“How can dance be sustained by its practitioners in the unstable political and geographical landscape of war?” Satkunaratnam asks this through her text, Moving Bodies, Navigating Conflict: Practicing Bharatanatyam in Colombo, Sri Lanka
(Wesleyan UP, 2020), a groundbreaking ethnographic examination of dance practice in Colombo, Sri Lanka, during the civil war (1983–2009). It is the first book of scholarship on bharata natyam (a classical dance originating in India) in Sri Lanka, and the first on the role of this dance in the country's war. Focusing on women dancers, Ahalya Satkunaratnam shows how they navigated conditions of conflict and a neoliberal, global economy, resisted nationalism and militarism, and advocated for peace.
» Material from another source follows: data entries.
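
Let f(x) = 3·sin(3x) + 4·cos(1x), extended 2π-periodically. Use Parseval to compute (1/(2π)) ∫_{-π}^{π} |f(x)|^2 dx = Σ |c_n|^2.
Σ |c_n|^2 = 25/2

Expand |f|^2 and use orthogonality of {sin(nx), cos(mx)} on [-π, π]:
  ∫_{-π}^{π} sin(nx)^2 dx = π, ∫ cos(mx)^2 dx = π, and cross terms integrate to 0.
So ∫_{-π}^{π} f(x)^2 dx = 3^2 · π + 4^2 · π = (9 + 16)π.
Divide by 2π: (9 + 16)/2 = 25/2.
By Parseval, this equals Σ |c_n|^2.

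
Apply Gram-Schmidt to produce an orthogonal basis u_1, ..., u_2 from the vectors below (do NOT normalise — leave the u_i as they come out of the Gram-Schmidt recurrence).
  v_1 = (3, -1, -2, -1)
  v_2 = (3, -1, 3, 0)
Orthogonal basis:
  u_1 = (3, -1, -2, -1)
  u_2 = (11/5, -11/15, 53/15, 4/15)

Apply the Gram-Schmidt recurrence
  u_1 = v_1
  u_i = v_i − Σ_{j<i} ((v_i · u_j) / (u_j · u_j)) · u_j.

Step by step this gives:
  u_1 = (3, -1, -2, -1)
  u_2 = (11/5, -11/15, 53/15, 4/15)

Orthogonality check:
  u_2 · u_1 = 0 (should be 0)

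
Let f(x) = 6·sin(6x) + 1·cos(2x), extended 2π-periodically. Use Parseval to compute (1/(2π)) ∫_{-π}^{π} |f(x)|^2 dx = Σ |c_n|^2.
Σ |c_n|^2 = 37/2

Expand |f|^2 and use orthogonality of {sin(nx), cos(mx)} on [-π, π]:
  ∫_{-π}^{π} sin(nx)^2 dx = π, ∫ cos(mx)^2 dx = π, and cross terms integrate to 0.
So ∫_{-π}^{π} f(x)^2 dx = 6^2 · π + 1^2 · π = (36 + 1)π.
Divide by 2π: (36 + 1)/2 = 37/2.
By Parseval, this equals Σ |c_n|^2.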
Her interdisciplinary methodology combines historical analysis, methods of dance studies, and dance ethnography.
In this discussion, Satkunaratnam describes her ethnographic work, placing importance on the body, which carries the memory of war and transnational shifts. Satkunaratnam emphasizes trust and freeness in her process of telling stories that disrupt boundaries.
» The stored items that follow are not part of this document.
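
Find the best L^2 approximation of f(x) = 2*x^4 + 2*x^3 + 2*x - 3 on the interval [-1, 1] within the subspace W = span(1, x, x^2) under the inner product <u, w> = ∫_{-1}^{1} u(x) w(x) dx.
g(x) = 12*x^2/7 + 16*x/5 - 111/35

The best approximation g ∈ W is the orthogonal projection of f onto W. Writing g = a_0 + a_1 x + a_2 x^2, the coefficients solve the normal equations G · a = b where
  G_{ij} = <φ_i, φ_j> and b_i = <f, φ_i>, with φ_0 = 1, φ_1 = x, φ_2 = x^2.
G =
  [2, 0, 2/3]
  [0, 2/3, 0]
  [2/3, 0, 2/5],
b = (-26/5, 32/15, -10/7).
Solving gives a_0 = -111/35, a_1 = 16/5, a_2 = 12/7, so
  g(x) = 12*x^2/7 + 16*x/5 - 111/35.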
Ahalya Satkunaratnam is professor of arts and humanities at Quest University Canada located in the unceded territories of the Tseil-Watuth, Musqueum, and Squamish peoples. A dancer and choreographer, she has performed across the United States, Canada, India, and Sri Lanka.
Preethi Ramaprasad is a performer and doctoral student in Critical Dance Studies at the University of California, Riverside. Her research is based on the politics of bharatanatyam, mythologies, and transnationalism.